Make art. Don’t ask permission.

Todd A

, Inspiration

A tweet showed up in my feed recently that said, “Should you release an album no one cares about?”


In short, no you shouldn’t. YOU should care about it. AND THAT’S EVERYONE WHO MATTERS.


I loathe marketing click-bait bullshit like this. Listen, artists: marketers have nothing to say to you in this regard. The link on this particular tweet went to the author’s blog where he entreats you to contact him to get started on your marketing plan.


“It’s important for you and your band to look ahead and start planning for an album people will buy,” he blogs. No, it isn’t. Make the art. Get all thoughts of people buying it out of your head. It will kill your creativity and set distracting expectations.


Marketing plans are all well and good but they should never prevent or even delay you from releasing your art. I know far too many musicians caught up in the belief that they should delay a release or even delay working on an album until the time is right. All it ever does is prevent anyone from hearing your work. I’ve seen bands break up with great albums “in the can.” I’ve watched nobody folk musicians constantly rework a record to try to make it sell. It’s depressing and antithetical to the act of creation.


My advice here won’t help you make money. But 99 times out of 100, neither will the marketer’s. The world needs artists. Artists make their art public. Marketing comes on the back end. It should always be subservient to the art and NEVER the primary concern.


Today, we’re flooded with brand managers, marketing managers, and just plain managers who want to tell musicians how to make their music before they make it. These marketers of art misunderstand their role and how art works.
Here’s how to be an artist: make art publicly.


It’s the public part that differentiates an artist from a hobbyist. You gotta put your guts out there.


We’ve always had managers telling musicians when to make an album, whether or not to leave it in the can while the manager tries to sell it, when to play shows, where to play shows, and far too many other things about the actual making of art.


These people who supposedly sell the art we make also want to tell us what sells and therefore what to make.
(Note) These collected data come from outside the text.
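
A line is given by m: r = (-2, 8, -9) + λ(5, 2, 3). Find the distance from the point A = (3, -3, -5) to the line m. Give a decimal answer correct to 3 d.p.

Taking (-2, 8, -9) on m with direction v = (5, 2, 3): w = A − (-2, 8, -9) = (5, -11, 4), and w × v = (-41, 5, 65).
Distance = |w × v| / |v| = √5931 / √38 ≈ 12.493.

12.493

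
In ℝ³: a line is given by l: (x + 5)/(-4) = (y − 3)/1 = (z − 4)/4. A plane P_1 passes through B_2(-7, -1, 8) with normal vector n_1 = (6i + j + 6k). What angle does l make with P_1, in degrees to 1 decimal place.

l has direction (-4, 1, 4) through (-5, 3, 4).
P_1: n_1·r = n_1·B_2 gives 6x + y + 6z = 5.
sin θ = |n·v| / (|n||v|) = |1| / (√73 · √33) = 0.02037.
θ ≈ 1.2°.

1.2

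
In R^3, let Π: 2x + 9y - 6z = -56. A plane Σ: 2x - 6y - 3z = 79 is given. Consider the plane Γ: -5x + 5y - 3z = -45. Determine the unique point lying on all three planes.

(2, -10, -5)

Solving the 3×3 linear system 2x + 9y - 6z = -56, 2x - 6y - 3z = 79, -5x + 5y - 3z = -45 (e.g. by elimination or Cramer's rule, determinant = 375) gives (2, -10, -5).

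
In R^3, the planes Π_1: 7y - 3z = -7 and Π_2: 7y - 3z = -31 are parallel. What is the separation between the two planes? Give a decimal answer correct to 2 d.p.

Same normal n = (0, 7, -3) with |n| = √58; distance = |-7 − (-31)| / |n| = 24/√58 ≈ 3.15.

3.15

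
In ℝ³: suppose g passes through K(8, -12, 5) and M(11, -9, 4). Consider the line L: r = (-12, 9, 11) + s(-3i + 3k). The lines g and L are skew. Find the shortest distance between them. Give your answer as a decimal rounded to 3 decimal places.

A direction vector for g is M − K = (3, 3, -1).
Common perpendicular direction n = (3, 3, -1) × (-3, 0, 3) = (9, -6, 9).
With w = (-12, 9, 11) − (8, -12, 5) = (-20, 21, 6), w · n = -252.
Distance = |w · n| / |n| = |-252| / √198 ≈ 17.909.

17.909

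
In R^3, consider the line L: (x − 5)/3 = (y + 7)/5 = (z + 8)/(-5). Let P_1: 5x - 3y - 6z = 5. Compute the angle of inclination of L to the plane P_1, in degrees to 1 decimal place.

L has direction (3, 5, -5) through (5, -7, -8).
sin θ = |n·v| / (|n||v|) = |30| / (√70 · √59) = 0.46682.
θ ≈ 27.8°.

27.8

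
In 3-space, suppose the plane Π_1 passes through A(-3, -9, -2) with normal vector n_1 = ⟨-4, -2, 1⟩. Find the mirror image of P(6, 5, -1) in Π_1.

(-18, -7, 5)

Π_1: n_1·r = n_1·A gives -4x - 2y + z = 28.
λ = (n·P − d)/|n|² = (-35 − 28)/21 = -3.
Reflection = P − 2λn = (6, 5, -1) − (-6)·(-4, -2, 1) = (-18, -7, 5).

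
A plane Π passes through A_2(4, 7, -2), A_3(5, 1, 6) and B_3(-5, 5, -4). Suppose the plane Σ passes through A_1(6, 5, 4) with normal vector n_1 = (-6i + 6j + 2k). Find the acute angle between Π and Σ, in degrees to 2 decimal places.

31.24

A_2A_3 = (1, -6, 8), A_2B_3 = (-9, -2, -2); a normal to Π is A_2A_3 × A_2B_3 = (28, -70, -56).
Using A_2: Π has equation 28x - 70y - 56z = -266.
Σ: n_1·r = n_1·A_1 gives -6x + 6y + 2z = 2.
cos θ = |n₁·n₂| / (|n₁||n₂|) = |-700| / (√8820 · √76).
θ = arccos(0.85498) ≈ 31.24°.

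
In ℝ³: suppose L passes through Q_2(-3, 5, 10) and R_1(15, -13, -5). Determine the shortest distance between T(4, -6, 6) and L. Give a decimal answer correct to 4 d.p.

4.1343

A direction vector for L is R_1 − Q_2 = (18, -18, -15).
Taking (-3, 5, 10) on L with direction v = (18, -18, -15): w = T − (-3, 5, 10) = (7, -11, -4), and w × v = (93, 33, 72).
Distance = |w × v| / |v| = √14922 / √873 ≈ 4.1343.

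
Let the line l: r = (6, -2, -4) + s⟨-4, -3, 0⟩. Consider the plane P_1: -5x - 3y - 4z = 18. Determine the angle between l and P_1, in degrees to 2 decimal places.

55.11

sin θ = |n·v| / (|n||v|) = |29| / (√50 · √25) = 0.82024.
θ ≈ 55.11°.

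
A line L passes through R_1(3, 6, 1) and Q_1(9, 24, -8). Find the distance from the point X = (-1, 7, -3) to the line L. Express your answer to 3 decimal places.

A direction vector for L is Q_1 − R_1 = (6, 18, -9).
Taking (3, 6, 1) on L with direction v = (6, 18, -9): w = X − (3, 6, 1) = (-4, 1, -4), and w × v = (63, -60, -78).
Distance = |w × v| / |v| = √13653 / √441 ≈ 5.564.

5.564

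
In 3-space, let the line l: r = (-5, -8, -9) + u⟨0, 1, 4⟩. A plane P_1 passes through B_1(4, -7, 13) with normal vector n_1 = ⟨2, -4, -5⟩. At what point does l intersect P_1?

P_1: n_1·r = n_1·B_1 gives 2x - 4y - 5z = -29.
Substitute r = (-5, -8, -9) + t(0, 1, 4) into the plane: 67 + (-24)t = -29, so t = 4.
Intersection: (-5, -8, -9) + 4·(0, 1, 4) = (-5, -4, 7).

(-5, -4, 7)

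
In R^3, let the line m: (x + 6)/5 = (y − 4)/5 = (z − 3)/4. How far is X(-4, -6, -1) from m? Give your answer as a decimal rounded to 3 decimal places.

m has direction (5, 5, 4) through (-6, 4, 3).
Taking (-6, 4, 3) on m with direction v = (5, 5, 4): w = X − (-6, 4, 3) = (2, -10, -4), and w × v = (-20, -28, 60).
Distance = |w × v| / |v| = √4784 / √66 ≈ 8.514.

8.514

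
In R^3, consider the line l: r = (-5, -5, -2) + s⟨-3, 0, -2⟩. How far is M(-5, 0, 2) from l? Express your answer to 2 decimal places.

6.01

Taking (-5, -5, -2) on l with direction v = (-3, 0, -2): w = M − (-5, -5, -2) = (0, 5, 4), and w × v = (-10, -12, 15).
Distance = |w × v| / |v| = √469 / √13 ≈ 6.01.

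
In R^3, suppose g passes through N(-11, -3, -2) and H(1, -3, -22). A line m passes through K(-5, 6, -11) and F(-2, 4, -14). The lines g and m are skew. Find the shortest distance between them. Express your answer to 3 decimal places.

4.575

A direction vector for g is H − N = (12, 0, -20).
A direction vector for m is F − K = (3, -2, -3).
Common perpendicular direction n = (12, 0, -20) × (3, -2, -3) = (-40, -24, -24).
With w = (-5, 6, -11) − (-11, -3, -2) = (6, 9, -9), w · n = -240.
Distance = |w · n| / |n| = |-240| / √2752 ≈ 4.575.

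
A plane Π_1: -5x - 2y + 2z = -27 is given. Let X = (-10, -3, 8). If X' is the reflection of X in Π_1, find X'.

(20, 9, -4)

λ = (n·X − d)/|n|² = (72 − (-27))/33 = 3.
Reflection = X − 2λn = (-10, -3, 8) − 6·(-5, -2, 2) = (20, 9, -4).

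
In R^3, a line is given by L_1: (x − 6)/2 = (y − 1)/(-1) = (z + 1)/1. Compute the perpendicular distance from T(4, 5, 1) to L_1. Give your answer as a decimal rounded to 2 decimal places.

4.24

L_1 has direction (2, -1, 1) through (6, 1, -1).
Taking (6, 1, -1) on L_1 with direction v = (2, -1, 1): w = T − (6, 1, -1) = (-2, 4, 2), and w × v = (6, 6, -6).
Distance = |w × v| / |v| = √108 / √6 ≈ 4.24.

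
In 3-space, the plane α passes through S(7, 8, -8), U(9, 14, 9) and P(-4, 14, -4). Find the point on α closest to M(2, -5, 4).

(8, 10, -2)

SU = (2, 6, 17), SP = (-11, 6, 4); a normal to α is SU × SP = (-78, -195, 78).
Using S: α has equation -78x - 195y + 78z = -2730.
Foot = M − λn with λ = (n·M − d)/|n|² = (1131 − (-2730))/50193 = 1/13.
Foot = (2, -5, 4) − (1/13)·(-78, -195, 78) = (8, 10, -2).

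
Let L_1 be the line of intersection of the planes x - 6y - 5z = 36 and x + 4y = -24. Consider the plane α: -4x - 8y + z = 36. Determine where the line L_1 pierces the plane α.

(8, -8, 4)

Direction of L_1: (1, -6, -5) × (1, 4, 0) = (20, -5, 10).
A point on L_1: solving the two plane equations with x = 4 gives (4, -7, 2).
Substitute r = (4, -7, 2) + t(20, -5, 10) into the plane: 42 + (-30)t = 36, so t = 1/5.
Intersection: (4, -7, 2) + (1/5)·(20, -5, 10) = (8, -8, 4).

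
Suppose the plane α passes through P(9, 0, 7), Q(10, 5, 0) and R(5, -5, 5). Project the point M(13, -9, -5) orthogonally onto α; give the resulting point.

(4, -3, -2)

PQ = (1, 5, -7), PR = (-4, -5, -2); a normal to α is PQ × PR = (-45, 30, 15).
Using P: α has equation -45x + 30y + 15z = -300.
Foot = M − λn with λ = (n·M − d)/|n|² = (-930 − (-300))/3150 = -1/5.
Foot = (13, -9, -5) − (-1/5)·(-45, 30, 15) = (4, -3, -2).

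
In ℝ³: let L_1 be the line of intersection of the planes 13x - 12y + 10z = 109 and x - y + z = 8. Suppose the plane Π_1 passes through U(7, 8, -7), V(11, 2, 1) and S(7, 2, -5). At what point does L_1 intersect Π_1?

Direction of L_1: (13, -12, 10) × (1, -1, 1) = (-2, -3, -1).
A point on L_1: solving the two plane equations with x = 13 gives (13, 5, 0).
UV = (4, -6, 8), US = (0, -6, 2); a normal to Π_1 is UV × US = (36, -8, -24).
Using U: Π_1 has equation 36x - 8y - 24z = 356.
Substitute r = (13, 5, 0) + t(-2, -3, -1) into the plane: 428 + (-24)t = 356, so t = 3.
Intersection: (13, 5, 0) + 3·(-2, -3, -1) = (7, -4, -3).

(7, -4, -3)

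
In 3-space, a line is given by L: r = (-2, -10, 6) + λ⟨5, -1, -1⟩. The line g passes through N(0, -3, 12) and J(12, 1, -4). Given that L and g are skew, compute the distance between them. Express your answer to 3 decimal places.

9.104

A direction vector for g is J − N = (12, 4, -16).
Common perpendicular direction n = (5, -1, -1) × (12, 4, -16) = (20, 68, 32).
With w = (0, -3, 12) − (-2, -10, 6) = (2, 7, 6), w · n = 708.
Distance = |w · n| / |n| = |708| / √6048 ≈ 9.104.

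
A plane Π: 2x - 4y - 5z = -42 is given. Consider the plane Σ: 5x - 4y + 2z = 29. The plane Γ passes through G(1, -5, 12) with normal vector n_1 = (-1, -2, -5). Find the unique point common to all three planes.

Γ: n_1·r = n_1·G gives -x - 2y - 5z = -51.
Solving the 3×3 linear system 2x - 4y - 5z = -42, 5x - 4y + 2z = 29, -x - 2y - 5z = -51 (e.g. by elimination or Cramer's rule, determinant = 26) gives (5, 3, 8).

(5, 3, 8)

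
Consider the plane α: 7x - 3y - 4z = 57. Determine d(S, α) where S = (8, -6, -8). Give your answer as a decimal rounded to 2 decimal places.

n·S − d = (7)·(8) + (-3)·(-6) + (-4)·(-8) − 57 = 49; |n| = √74.
Distance = |49| / √74 = 49/√74 ≈ 5.70.

5.70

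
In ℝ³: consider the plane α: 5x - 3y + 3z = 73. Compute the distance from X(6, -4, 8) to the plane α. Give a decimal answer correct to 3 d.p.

n·X − d = (5)·(6) + (-3)·(-4) + (3)·(8) − 73 = -7; |n| = √43.
Distance = |-7| / √43 = 7/√43 ≈ 1.067.

1.067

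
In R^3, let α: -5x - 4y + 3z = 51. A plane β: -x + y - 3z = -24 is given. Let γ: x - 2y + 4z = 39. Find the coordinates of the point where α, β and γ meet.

Solving the 3×3 linear system -5x - 4y + 3z = 51, -x + y - 3z = -24, x - 2y + 4z = 39 (e.g. by elimination or Cramer's rule, determinant = 9) gives (1, -11, 4).

(1, -11, 4)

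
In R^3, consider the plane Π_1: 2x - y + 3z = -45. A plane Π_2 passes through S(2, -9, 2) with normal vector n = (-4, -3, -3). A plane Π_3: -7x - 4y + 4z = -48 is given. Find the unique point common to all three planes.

(-4, 10, -9)

Π_2: n·r = n·S gives -4x - 3y - 3z = 13.
Solving the 3×3 linear system 2x - y + 3z = -45, -4x - 3y - 3z = 13, -7x - 4y + 4z = -48 (e.g. by elimination or Cramer's rule, determinant = -100) gives (-4, 10, -9).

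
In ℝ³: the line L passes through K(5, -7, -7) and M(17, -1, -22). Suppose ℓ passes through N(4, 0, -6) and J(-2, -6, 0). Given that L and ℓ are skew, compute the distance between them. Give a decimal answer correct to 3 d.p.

2.138

A direction vector for L is M − K = (12, 6, -15).
A direction vector for ℓ is J − N = (-6, -6, 6).
Common perpendicular direction n = (12, 6, -15) × (-6, -6, 6) = (-54, 18, -36).
With w = (4, 0, -6) − (5, -7, -7) = (-1, 7, 1), w · n = 144.
Distance = |w · n| / |n| = |144| / √4536 ≈ 2.138.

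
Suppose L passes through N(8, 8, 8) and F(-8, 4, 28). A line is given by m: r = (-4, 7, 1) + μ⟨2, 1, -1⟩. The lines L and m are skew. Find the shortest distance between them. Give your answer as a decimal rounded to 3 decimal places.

A direction vector for L is F − N = (-16, -4, 20).
Common perpendicular direction n = (-16, -4, 20) × (2, 1, -1) = (-16, 24, -8).
With w = (-4, 7, 1) − (8, 8, 8) = (-12, -1, -7), w · n = 224.
Distance = |w · n| / |n| = |224| / √896 ≈ 7.483.

7.483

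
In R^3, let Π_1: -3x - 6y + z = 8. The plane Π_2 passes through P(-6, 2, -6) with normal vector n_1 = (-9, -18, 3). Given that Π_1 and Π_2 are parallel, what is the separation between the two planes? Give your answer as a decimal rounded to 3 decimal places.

1.180

Π_2: n_1·r = n_1·P gives -9x - 18y + 3z = 0.
Rescale Π_2 by 1/3: -3x - 6y + z = 0. Then distance = |8 − 0| / √46 ≈ 1.180.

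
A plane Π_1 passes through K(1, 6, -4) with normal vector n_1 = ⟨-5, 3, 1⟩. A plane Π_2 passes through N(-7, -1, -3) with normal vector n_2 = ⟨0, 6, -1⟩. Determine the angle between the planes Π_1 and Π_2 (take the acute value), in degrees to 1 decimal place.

61.8

Π_1: n_1·r = n_1·K gives -5x + 3y + z = 9.
Π_2: n_2·r = n_2·N gives 6y - z = -3.
cos θ = |n₁·n₂| / (|n₁||n₂|) = |17| / (√35 · √37).
θ = arccos(0.47240) ≈ 61.8°.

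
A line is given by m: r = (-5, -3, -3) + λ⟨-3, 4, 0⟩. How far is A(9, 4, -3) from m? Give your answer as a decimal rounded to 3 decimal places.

Taking (-5, -3, -3) on m with direction v = (-3, 4, 0): w = A − (-5, -3, -3) = (14, 7, 0), and w × v = (0, 0, 77).
Distance = |w × v| / |v| = √5929 / √25 ≈ 15.400.

15.400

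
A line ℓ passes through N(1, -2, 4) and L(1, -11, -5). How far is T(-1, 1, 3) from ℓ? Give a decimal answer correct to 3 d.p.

3.464

A direction vector for ℓ is L − N = (0, -9, -9).
Taking (1, -2, 4) on ℓ with direction v = (0, -9, -9): w = T − (1, -2, 4) = (-2, 3, -1), and w × v = (-36, -18, 18).
Distance = |w × v| / |v| = √1944 / √162 ≈ 3.464.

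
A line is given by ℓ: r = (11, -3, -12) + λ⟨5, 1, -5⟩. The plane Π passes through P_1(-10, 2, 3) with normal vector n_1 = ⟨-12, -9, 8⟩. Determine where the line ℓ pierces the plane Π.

(-4, -6, 3)

Π: n_1·r = n_1·P_1 gives -12x - 9y + 8z = 126.
Substitute r = (11, -3, -12) + t(5, 1, -5) into the plane: -201 + (-109)t = 126, so t = -3.
Intersection: (11, -3, -12) + (-3)·(5, 1, -5) = (-4, -6, 3).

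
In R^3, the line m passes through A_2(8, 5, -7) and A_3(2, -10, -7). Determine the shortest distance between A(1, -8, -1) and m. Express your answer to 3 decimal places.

A direction vector for m is A_3 − A_2 = (-6, -15, 0).
Taking (8, 5, -7) on m with direction v = (-6, -15, 0): w = A − (8, 5, -7) = (-7, -13, 6), and w × v = (90, -36, 27).
Distance = |w × v| / |v| = √10125 / √261 ≈ 6.228.

6.228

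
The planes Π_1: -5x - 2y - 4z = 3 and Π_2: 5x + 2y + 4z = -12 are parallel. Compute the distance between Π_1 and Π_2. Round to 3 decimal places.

1.342

Rescale Π_2 by 1/(-1): -5x - 2y - 4z = 12. Then distance = |3 − 12| / √45 ≈ 1.342.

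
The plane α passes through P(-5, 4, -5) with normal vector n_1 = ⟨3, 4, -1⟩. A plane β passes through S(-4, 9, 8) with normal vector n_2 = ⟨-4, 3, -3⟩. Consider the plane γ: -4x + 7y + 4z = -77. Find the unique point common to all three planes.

(2, -3, -12)

α: n_1·r = n_1·P gives 3x + 4y - z = 6.
β: n_2·r = n_2·S gives -4x + 3y - 3z = 19.
Solving the 3×3 linear system 3x + 4y - z = 6, -4x + 3y - 3z = 19, -4x + 7y + 4z = -77 (e.g. by elimination or Cramer's rule, determinant = 227) gives (2, -3, -12).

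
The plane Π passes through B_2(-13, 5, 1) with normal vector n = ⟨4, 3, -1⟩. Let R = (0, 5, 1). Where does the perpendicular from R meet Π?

Π: n·r = n·B_2 gives 4x + 3y - z = -38.
Foot = R − λn with λ = (n·R − d)/|n|² = (14 − (-38))/26 = 2.
Foot = (0, 5, 1) − 2·(4, 3, -1) = (-8, -1, 3).

(-8, -1, 3)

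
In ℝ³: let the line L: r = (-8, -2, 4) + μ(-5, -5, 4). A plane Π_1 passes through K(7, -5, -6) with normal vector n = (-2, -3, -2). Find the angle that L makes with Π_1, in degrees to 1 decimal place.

30.5

Π_1: n·r = n·K gives -2x - 3y - 2z = 13.
sin θ = |n·v| / (|n||v|) = |17| / (√17 · √66) = 0.50752.
θ ≈ 30.5°.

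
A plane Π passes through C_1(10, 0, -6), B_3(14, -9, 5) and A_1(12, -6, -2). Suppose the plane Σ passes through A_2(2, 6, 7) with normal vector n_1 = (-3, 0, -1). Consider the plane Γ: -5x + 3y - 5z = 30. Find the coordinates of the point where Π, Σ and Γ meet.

(8, 5, -11)

C_1B_3 = (4, -9, 11), C_1A_1 = (2, -6, 4); a normal to Π is C_1B_3 × C_1A_1 = (30, 6, -6).
Using C_1: Π has equation 30x + 6y - 6z = 336.
Σ: n_1·r = n_1·A_2 gives -3x - z = -13.
Solving the 3×3 linear system 30x + 6y - 6z = 336, -3x - z = -13, -5x + 3y - 5z = 30 (e.g. by elimination or Cramer's rule, determinant = 84) gives (8, 5, -11).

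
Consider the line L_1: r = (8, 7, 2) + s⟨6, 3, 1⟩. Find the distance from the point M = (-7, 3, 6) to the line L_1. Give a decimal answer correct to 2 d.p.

Taking (8, 7, 2) on L_1 with direction v = (6, 3, 1): w = M − (8, 7, 2) = (-15, -4, 4), and w × v = (-16, 39, -21).
Distance = |w × v| / |v| = √2218 / √46 ≈ 6.94.

6.94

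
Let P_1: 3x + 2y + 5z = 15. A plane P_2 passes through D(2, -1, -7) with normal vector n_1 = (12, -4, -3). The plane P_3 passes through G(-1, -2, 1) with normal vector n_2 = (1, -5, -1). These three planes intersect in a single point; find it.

P_2: n_1·r = n_1·D gives 12x - 4y - 3z = 49.
P_3: n_2·r = n_2·G gives x - 5y - z = 8.
Solving the 3×3 linear system 3x + 2y + 5z = 15, 12x - 4y - 3z = 49, x - 5y - z = 8 (e.g. by elimination or Cramer's rule, determinant = -295) gives (4, -1, 1).

(4, -1, 1)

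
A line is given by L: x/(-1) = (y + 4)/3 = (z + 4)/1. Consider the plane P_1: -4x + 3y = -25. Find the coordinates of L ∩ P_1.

L has direction (-1, 3, 1) through (0, -4, -4).
Substitute r = (0, -4, -4) + t(-1, 3, 1) into the plane: -12 + 13t = -25, so t = -1.
Intersection: (0, -4, -4) + (-1)·(-1, 3, 1) = (1, -7, -5).

(1, -7, -5)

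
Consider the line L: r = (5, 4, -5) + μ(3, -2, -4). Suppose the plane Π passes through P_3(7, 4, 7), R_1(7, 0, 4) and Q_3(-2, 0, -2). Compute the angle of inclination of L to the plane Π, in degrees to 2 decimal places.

P_3R_1 = (0, -4, -3), P_3Q_3 = (-9, -4, -9); a normal to Π is P_3R_1 × P_3Q_3 = (24, 27, -36).
Using P_3: Π has equation 24x + 27y - 36z = 24.
sin θ = |n·v| / (|n||v|) = |162| / (√2601 · √29) = 0.58986.
θ ≈ 36.15°.

36.15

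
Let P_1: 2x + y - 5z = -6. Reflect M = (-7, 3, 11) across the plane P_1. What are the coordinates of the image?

(1, 7, -9)

λ = (n·M − d)/|n|² = (-66 − (-6))/30 = -2.
Reflection = M − 2λn = (-7, 3, 11) − (-4)·(2, 1, -5) = (1, 7, -9).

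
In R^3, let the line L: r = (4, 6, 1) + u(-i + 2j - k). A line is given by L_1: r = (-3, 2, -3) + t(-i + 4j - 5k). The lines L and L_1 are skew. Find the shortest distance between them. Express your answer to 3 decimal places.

8.820

Common perpendicular direction n = (-1, 2, -1) × (-1, 4, -5) = (-6, -4, -2).
With w = (-3, 2, -3) − (4, 6, 1) = (-7, -4, -4), w · n = 66.
Distance = |w · n| / |n| = |66| / √56 ≈ 8.820.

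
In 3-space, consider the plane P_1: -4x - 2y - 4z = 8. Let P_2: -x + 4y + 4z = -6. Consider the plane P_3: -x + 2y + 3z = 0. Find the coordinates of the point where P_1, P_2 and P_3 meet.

(-2, -4, 2)

Solving the 3×3 linear system -4x - 2y - 4z = 8, -x + 4y + 4z = -6, -x + 2y + 3z = 0 (e.g. by elimination or Cramer's rule, determinant = -22) gives (-2, -4, 2).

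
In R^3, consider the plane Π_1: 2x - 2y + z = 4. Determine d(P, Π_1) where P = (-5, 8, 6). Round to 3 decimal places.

n·P − d = (2)·(-5) + (-2)·(8) + (1)·(6) − 4 = -24; |n| = √9.
Distance = |-24| / √9 = 24/√9 ≈ 8.000.

8.000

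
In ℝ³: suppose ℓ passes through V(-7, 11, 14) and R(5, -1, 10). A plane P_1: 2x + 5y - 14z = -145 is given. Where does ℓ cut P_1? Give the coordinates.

(-1, 5, 12)

A direction vector for ℓ is R − V = (12, -12, -4).
Substitute r = (-7, 11, 14) + t(12, -12, -4) into the plane: -155 + 20t = -145, so t = 1/2.
Intersection: (-7, 11, 14) + (1/2)·(12, -12, -4) = (-1, 5, 12).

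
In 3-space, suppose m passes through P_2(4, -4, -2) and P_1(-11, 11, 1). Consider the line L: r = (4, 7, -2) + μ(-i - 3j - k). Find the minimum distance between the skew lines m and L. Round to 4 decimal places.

3.1464

A direction vector for m is P_1 − P_2 = (-15, 15, 3).
Common perpendicular direction n = (-15, 15, 3) × (-1, -3, -1) = (-6, -18, 60).
With w = (4, 7, -2) − (4, -4, -2) = (0, 11, 0), w · n = -198.
Distance = |w · n| / |n| = |-198| / √3960 ≈ 3.1464.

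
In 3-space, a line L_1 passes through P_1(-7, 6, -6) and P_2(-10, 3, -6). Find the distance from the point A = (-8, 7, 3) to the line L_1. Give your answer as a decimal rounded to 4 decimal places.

A direction vector for L_1 is P_2 − P_1 = (-3, -3, 0).
Taking (-7, 6, -6) on L_1 with direction v = (-3, -3, 0): w = A − (-7, 6, -6) = (-1, 1, 9), and w × v = (27, -27, 6).
Distance = |w × v| / |v| = √1494 / √18 ≈ 9.1104.

9.1104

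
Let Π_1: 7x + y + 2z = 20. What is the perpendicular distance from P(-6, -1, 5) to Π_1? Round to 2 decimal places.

7.21

n·P − d = (7)·(-6) + (1)·(-1) + (2)·(5) − 20 = -53; |n| = √54.
Distance = |-53| / √54 = 53/√54 ≈ 7.21.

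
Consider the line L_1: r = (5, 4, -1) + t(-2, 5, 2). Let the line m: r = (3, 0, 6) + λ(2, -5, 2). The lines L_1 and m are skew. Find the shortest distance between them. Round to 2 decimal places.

3.34

Common perpendicular direction n = (-2, 5, 2) × (2, -5, 2) = (20, 8, 0).
With w = (3, 0, 6) − (5, 4, -1) = (-2, -4, 7), w · n = -72.
Distance = |w · n| / |n| = |-72| / √464 ≈ 3.34.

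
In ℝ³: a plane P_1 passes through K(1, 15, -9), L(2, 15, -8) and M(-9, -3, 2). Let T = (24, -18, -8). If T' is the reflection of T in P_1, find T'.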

I had a licensor tell me once that a song seemed “specific” as if that was cause enough not to consider it. Not “too specific,” just “specific” as if I shouldn’t write about actual things. The overall message from all of these marketers and managers to musicians is: make the music we already know how to sell.


Musicians don’t need to learn to make music that sells. Marketers need to learn to sell the music we make.


I used to work for a camera company who made crazy cutting edge cameras. Never did we in marketing tell the inventors of the camera we couldn’t sell it because it wasn’t like the other cameras on the market. We had meetings and we brainstormed and we figured out how to sell it. It was hard work. It was uncertain work. We didn’t know what would sell already.


It would be great to see the marketing dynamic in music change to embrace that uncertainty. Nothing could make it more evident that the business side of the music business is awash with a bunch of philistines than the fact that these managers and marketers aren’t seeking interesting music to work with but attempting to reel in the same old crap.


All that said, I realize there are managers and marketers and labels and such doing good work and finding interesting music. They’re just quiet about it. If you’re doing interesting art, hopefully they’ll find you. Just don’t listen to the guys telling you how to do your work. They’re trying not to focus on their own.